Data warehouse 2.0
- 01 May, 2008 09:24
Analytic databases are the principal engines driving business intelligence, delivering operational data into reports, dashboards and ad-hoc queries.
Essential as they may be, analytic databases have been largely overlooked in the business intelligence industry's recent consolidation spree. Sitting at the core of data warehouses everywhere, these data stores have been treated as mere plumbing rather than as differentiating platform components.
Instead, most recent business intelligence mergers have been driven by vendors' desire to beef up their financial analytic applications, or add more sophisticated visualization, search and other access-oriented features to their business intelligence platforms.
Though often taken for granted, analytic databases will almost certainly become a key business intelligence solution differentiator over the next several years. With the trend toward commoditization of core business intelligence features, more vendors will distinguish their offerings through the speed, scalability, throughput and mixed-workload support that only a well-tuned analytic database can provide.
Every self-respecting business intelligence vendor will boast that their analytic database can handle more concurrent users, process more complex multidimensional queries, load bulk data more rapidly, execute more compute-intensive transforms, and manage more massive data sets than the competition. Just as important, they'll brag that they can do all this more affordably than the next guy.
In an increasingly commoditized business intelligence market, analytic price-performance is becoming the principal buying criterion. This trend is fueling the industry's growing focus on analytic appliances, which are also called business intelligence appliances or data warehousing appliances.
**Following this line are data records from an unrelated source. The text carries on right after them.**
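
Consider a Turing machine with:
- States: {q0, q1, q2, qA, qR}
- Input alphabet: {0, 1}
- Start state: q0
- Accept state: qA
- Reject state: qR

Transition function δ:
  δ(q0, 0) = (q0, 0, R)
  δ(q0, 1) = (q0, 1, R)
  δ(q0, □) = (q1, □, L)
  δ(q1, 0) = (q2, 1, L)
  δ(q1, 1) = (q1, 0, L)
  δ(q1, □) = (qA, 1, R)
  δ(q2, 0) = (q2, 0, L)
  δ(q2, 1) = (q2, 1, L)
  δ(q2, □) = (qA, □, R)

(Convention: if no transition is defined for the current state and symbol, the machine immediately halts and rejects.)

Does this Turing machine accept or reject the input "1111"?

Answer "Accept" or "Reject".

Execution trace:
Initial: [q0]1111
Step 1: δ(q0, 1) = (q0, 1, R) → 1[q0]111
Step 2: δ(q0, 1) = (q0, 1, R) → 11[q0]11
Step 3: δ(q0, 1) = (q0, 1, R) → 111[q0]1
Step 4: δ(q0, 1) = (q0, 1, R) → 1111[q0]□
Step 5: δ(q0, □) = (q1, □, L) → 111[q1]1□
Step 6: δ(q1, 1) = (q1, 0, L) → 11[q1]10□
Step 7: δ(q1, 1) = (q1, 0, L) → 1[q1]100□
Step 8: δ(q1, 1) = (q1, 0, L) → [q1]1000□
Step 9: δ(q1, 1) = (q1, 0, L) → [q1]□0000□
Step 10: δ(q1, □) = (qA, 1, R) → 1[qA]0000□

The machine reaches the accept state qA and halts.

Answer: Accept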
Indeed, most of the leading business intelligence vendors -- SAP/Business Objects, IBM/Cognos, Oracle, Microsoft and SAS Institute -- provide their own analytic appliances or are developing appliance-based offerings on their own or with partners.
Though these vendors will continue to deliver business intelligence/data warehouse solutions as packaged software offerings, they all see the appeal of appliances as turnkey solutions for many customer requirements. Midmarket customers, in particular, are taking a keen interest in appliances, which provide them with quick-deployment pre-optimized solutions and relieve the burden on their limited technical staffs.
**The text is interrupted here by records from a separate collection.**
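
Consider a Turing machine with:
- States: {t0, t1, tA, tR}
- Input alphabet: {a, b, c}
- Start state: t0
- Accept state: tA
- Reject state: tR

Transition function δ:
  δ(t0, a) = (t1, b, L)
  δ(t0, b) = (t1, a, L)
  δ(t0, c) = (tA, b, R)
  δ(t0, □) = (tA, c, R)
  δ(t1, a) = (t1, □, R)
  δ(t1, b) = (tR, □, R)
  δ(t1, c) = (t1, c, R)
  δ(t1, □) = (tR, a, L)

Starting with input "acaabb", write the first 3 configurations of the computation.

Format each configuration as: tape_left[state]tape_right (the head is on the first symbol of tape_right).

Transitions applied:
Step 1: δ(t0, a) = (t1, b, L)
Step 2: δ(t1, □) = (tR, a, L)

The first 3 configurations are:
[t0]acaabb ⊢ [t1]□bcaabb ⊢ [tR]□abcaabb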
As analytic appliances become central to enterprises' business intelligence strategies, data warehouse appliances will evolve into full-fledged business intelligence platforms in their own right. Appliance vendors such as Teradata, HP, Netezza, Greenplum, DATAllegro, Dataupia and ParAccel will expand their ability to run "in-database analytics" and other applications developed in-house, or by partners and customers.
Appliance vendors will outdo each other in tuning database features -- such as indexing, partitioning, in-memory caching, compression, cubing, tokenization and query-plan optimization -- that are geared for managing myriad analytic workloads. And every appliance vendor will beef up its hardware's scalability through massively parallel processing, clustering, workload management and other ongoing enhancements.
In addition, every vendor of column-oriented databases -- which are exquisitely well suited to data-intensive query processing -- will soon either realign its go-to-market strategy around appliances or get out of the analytics market altogether.
The performance advantages of a hardware-optimized column-oriented database over software-only rivals will be too pronounced for the latter to hold onto their market share. And though most appliance vendors eschew column-oriented approaches, preferring to tweak traditional row-oriented relational database management systems (RDBMS) for multidimensional online analytical processing, many will explore this alternative technique in order to eke out further performance improvements.
The growing demand for inexpensive analytic horsepower will also foster the development of subscription-based data warehouse services, also known as DW 2.0, Database 2.0, cloud databases and on-demand databases. Though not the first entrant in this new arena, Microsoft is the most prominent, having recently rolled out a limited beta of its hosted SQL Server Data Services (SSDS), which is slated for full production release in 2009.
Under SSDS, Microsoft hosts a subset of SQL Server's RDBMS functionality in support of analytics as well as transactional applications. Though it has not yet specifically optimized SSDS for analytics, Microsoft has stated that it plans to evolve the service in that direction.
As it becomes available from many service providers, DW 2.0 will offer an ever-expanding supply of inexpensive, plentiful analytic horsepower. Over the coming decade, software-as-a-service (SaaS) providers will begin to offer feature-complete, subscription-based business intelligence/data warehouse services for high-performance, high-volume, complex analytics. These clouds will leverage the full virtualized, distributed, scalable, grid-computing fabric that Microsoft, Google and other SaaS behemoths can bring to bear on data mining, performance optimization, and other compute- and data-intensive tasks.
Over time, we'll come to take DW 2.0 for granted. We'll call it up on demand, a utility for processing any and all decision-support tasks, large or small, throughout the business world or in our daily lives.